As I continued to study philosophy, I found it to be a discipline that taught me how to think with precision, how to unpack a text with diligence, how to construct an argument with rigor. And then it gave me the freedom to apply those skills to whatever I found interesting or perplexing in the world. There was no question not worth exploring. No idea not worth pursuing.
The questions that were most pressing and personal for me during college were questions of sexual identity. I came out sophomore year and found the tools of philosophy there to help me explore and understand. I spent my senior year writing a thesis on desire, guided once again by Professor Buss. What I wanted to know, what I needed to know, was how much of who I am is determined by what I want. I felt the desires I was coming to name to be completely inherent to who I was as a being, such that without them I would be someone else entirely. I grappled first with how to define desire at all, by synthesizing texts from various ancient and modern philosophers and then adding my own. And I ultimately attempted a theory of how to explain the intersection of desire and identity. The academic was personal and immediate and necessary.

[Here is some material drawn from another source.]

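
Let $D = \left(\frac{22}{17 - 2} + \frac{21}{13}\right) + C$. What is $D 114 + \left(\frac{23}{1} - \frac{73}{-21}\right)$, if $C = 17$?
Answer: $\frac{3161108}{1365} \approx 2315.8$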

Critical thinking in practice
Soon after graduation, I began producing theater in New York, first off-Broadway then on Broadway. I discovered during college that I didn’t want to be an actor but that I loved the big picture of theater. That is what I do as a producer—both the creative and the business aspects of a new show. Putting it all together, assembling the team, developing the material, marketing the show.
I am now president of Jujamcyn Theaters, overseeing five Broadway theaters. Our company is dedicated to creating truly unique theatrical experiences for our audiences and deeply satisfying, supported experiences for our artists.
Philosophy might sound as nonvocational as you can get, but I find I draw upon my training every day. Whether thinking critically about a new show and distilling it to its core meaning, articulating a persuasive argument to collaborators and colleagues, or framing a business challenge from a new perspective, it’s all a way of thinking and looking at the world that I honed at Princeton studying something that on the face of it has little to do with what I do. But if I learned anything in the philosophy department, it’s that the face of it often has little to do with it.